ベンチマークテスト項目 High Performance +Lenovo Turbo Boost+ Max Performance +Lenovo Turbo Boost+
PCMark7 PCMarks 2454 3077 2967 3000
lightweight 1923 2050 2051 2044
productivity 1479 1630 1617 1609
creativity 6115 6008 6013 6475
entertainment 2319 3111 3004 3025
computation 20738 20328 21952 24084
system_storage 1650 1617 1611 1614
CINEBENCH R11.5 OpenGL 13.9 13.93 13.67 13.98
CPU Multi 3.07 3.08 3.08 3.09
CPU Single 1.33 1.33 1.34 1.34
CINEBENCH R10 CPU Single 5683 5642 5571 5562
CPU Multi 11480 11766 11748 11819
3DMarkVantage Entry E12626 E127556 E12725 E12747
Professional P3177 P3254 P3181 P3213
3DMark06 3DMarks 4866 4902 4930 4896
CPU 3781 3793 3791 3748


 本体のサイズと重さは、従来のThinkPad X220とほぼ同じで、本体に用意するインタフェースは、標準でUSB 3.0を2基搭載するなど、改善された面もある。そして、第3世代Coreプロセッサー・ファミリー世代のCPUを採用したことで、特にグラフィックス関連の性能とバッテリー駆動時間が向上した。ThinkPad X230は、携帯利用を重視するノートPCとして、より使いやすくなったといえる。その姿を大きく変えたキーボードも、本体サイズがより大きいThinkPad T430sとサイズは同等で、従来の7列キーボードとまったく同じとはいえないものの、ストロークの物足りなさも、押した指の力を支えきれない不安もなかった。
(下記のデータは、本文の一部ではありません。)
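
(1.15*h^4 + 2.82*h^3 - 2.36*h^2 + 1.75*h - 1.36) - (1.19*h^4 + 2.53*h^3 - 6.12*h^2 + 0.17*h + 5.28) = -0.04*h^4 + 0.29*h^3 + 3.76*h^2 + 1.58*h - 6.64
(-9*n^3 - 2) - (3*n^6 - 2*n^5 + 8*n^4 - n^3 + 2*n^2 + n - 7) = -3*n^6 + 2*n^5 - 8*n^4 - 8*n^3 - 2*n^2 - n + 5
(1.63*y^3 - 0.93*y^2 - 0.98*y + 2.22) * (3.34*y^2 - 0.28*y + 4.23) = 5.4442*y^5 - 3.5626*y^4 + 3.8821*y^3 + 3.7553*y^2 - 4.767*y + 9.3906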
 本体のサイズと重さは従来のままで、PCとしての処理能力とバッテリー駆動時間を向上させたThinkPad X230を否定する理由はない。気になるキーボードについても、アイソレーションタイプのキーボードを採用するほかの小型軽量ノートPCと比べて安心して使える、とここでは評価しているが、「いやいや、いまひとつ信用ならぬ」と思うユーザーは、店頭の量販モデルで試し打ちをしてほしい。そこで不満がなければ、ThinkPad X230を買わない理由は、もう残っていないはずだ。